Through our new partnership with the Barrington Area Council on Aging (BACOA), we are pleased to offer the following courses for Fall 2018 at Barrington’s White House, 145 West Main Street, Barrington. Click here for registration information.
Fall 2018 LLI Course Schedule at Barrington’s White House
INTRODUCTION TO DECONSTRUCTING THE NEWS (LLI 9031): With the term “fake news” so prevalent, how can we determine what is reliable? With “post-truth” and “truthiness” in our vocabulary, is truth relevant in the news? This introductory course provides an overview of news literacy and tools you need to make your own informed analysis of news stories. Laura Ehrke helps you deconstruct a news story and evaluate the elements that make it news (or not). Engage in a lively discussion of current news topics and reporting. This class is part of the Illinois Press Association’s News Literacy/ Civic Engagement project.
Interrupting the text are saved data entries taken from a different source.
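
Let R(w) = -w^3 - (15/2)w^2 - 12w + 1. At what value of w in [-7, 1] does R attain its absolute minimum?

R'(w) = -3w^2 - 15w - 12, which vanishes at w = -4 and w = -1.
Candidates: R(-7) = 121/2; R(-4) = -7; R(-1) = 13/2; R(1) = -39/2.
Hence the absolute minimum is -39/2 at w = 1.

1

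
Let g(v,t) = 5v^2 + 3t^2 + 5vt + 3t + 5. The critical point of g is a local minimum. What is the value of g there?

∂g/∂v = 10v + 5t = 0 and ∂g/∂t = 5v + 6t + 3 = 0, so (v, t) = (3/7, -6/7).
The Hessian has g_{vv} = 10, g_{tt} = 6, g_{vt} = 5, giving D = 35 > 0 with g_{vv} > 0, so the point is a local minimum.
g(3/7, -6/7) = 26/7.

26/7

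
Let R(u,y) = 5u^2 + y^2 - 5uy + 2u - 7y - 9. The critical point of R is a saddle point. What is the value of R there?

134/5

∂R/∂u = 10u - 5y + 2 = 0 and ∂R/∂y = -5u + 2y - 7 = 0, so (u, y) = (-31/5, -12).
The Hessian has R_{uu} = 10, R_{yy} = 2, R_{uy} = -5, giving D = -5 < 0, so the point is a saddle point.
R(-31/5, -12) = 134/5.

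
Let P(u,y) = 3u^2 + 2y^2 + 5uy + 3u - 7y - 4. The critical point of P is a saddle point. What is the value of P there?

∂P/∂u = 6u + 5y + 3 = 0 and ∂P/∂y = 5u + 4y - 7 = 0, so (u, y) = (47, -57).
The Hessian has P_{uu} = 6, P_{yy} = 4, P_{uy} = 5, giving D = -1 < 0, so the point is a saddle point.
P(47, -57) = 266.

266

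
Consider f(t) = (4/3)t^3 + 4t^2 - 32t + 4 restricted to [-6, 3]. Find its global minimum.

The derivative is 4t^2 + 8t - 32, which vanishes at t = -4 and t = 2.
Evaluating at the critical points and endpoints: f(-6) = 52; f(-4) = 332/3; f(2) = -100/3; f(3) = -20.
The minimum over the interval is -100/3, attained at t = 2.

-100/3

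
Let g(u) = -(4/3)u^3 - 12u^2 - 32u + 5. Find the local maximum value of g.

Critical points: g'(u) = -4u^2 - 24u - 32 vanishes at u = -4, -2.
Since g''(u) = -8u - 24, we get g''(-4) = 8 > 0 ⇒ local minimum; g''(-2) = -8 < 0 ⇒ local maximum.
Thus g has its local maximum at u = -2, with value 95/3.

95/3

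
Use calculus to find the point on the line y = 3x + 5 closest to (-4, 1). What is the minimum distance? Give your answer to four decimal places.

Minimize D(x)^2 = (x + 4)^2 + (3x + 4)^2.
d/dx[D^2] = 2(x + 4) + 2·3·(3x + 4) = 0 ⇒ x = -8/5.
Then y = 1/5 and the distance is √(32/5) ≈ 2.5298.

2.5298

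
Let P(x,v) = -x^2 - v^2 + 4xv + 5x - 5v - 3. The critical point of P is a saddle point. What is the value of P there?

∂P/∂x = -2x + 4v + 5 = 0 and ∂P/∂v = 4x - 2v - 5 = 0, so (x, v) = (5/6, -5/6).
The Hessian has P_{xx} = -2, P_{vv} = -2, P_{xv} = 4, giving D = -12 < 0, so the point is a saddle point.
P(5/6, -5/6) = 7/6.

7/6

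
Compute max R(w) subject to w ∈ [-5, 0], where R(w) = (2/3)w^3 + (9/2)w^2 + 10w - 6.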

Thursday, October 11, 1:30-3:30 p.m.
WOMEN’S SUFFRAGE (LLI 9029): In 1848 Elizabeth Cady Stanton organized and chaired the Seneca Falls Convention to discuss the unfair legal treatment of women in the United States, especially the issue that they did not have the right to vote. This convention is the starting point of a time line that stretches to the 1920 ratification of the 19th amendment to the constitution which guarantees that right. This 72 year journey includes a fascinating cast of characters, high drama and a little skullduggery. Join Professor Gary Midkiff for a lively lecture about this political movement. Thursday, November 1 and Monday, November 12, 1:30-3:30 p.m.
ILLINOIS’ 10 DEFINING MOMENTS (LLI 9030): In honor of the Illinois Bicentennial Professor Gary Midkiff presents a list of the 10 most important events in the history of our state. He will cover events from all corners of the state and connect many of those events to national history. Chicago will contribute a few stories (e.g. the Great Chicago Fire of 1871) but so will East St. Louis (the race riots of 1917) and the towns of Alton, Charleston, Freeport, Galesburg, Jonesboro, Ottawa and Quincy (sites of the 1858 Lincoln – Douglas debates). Thursday, November 8, 10:00-11:30 a.m.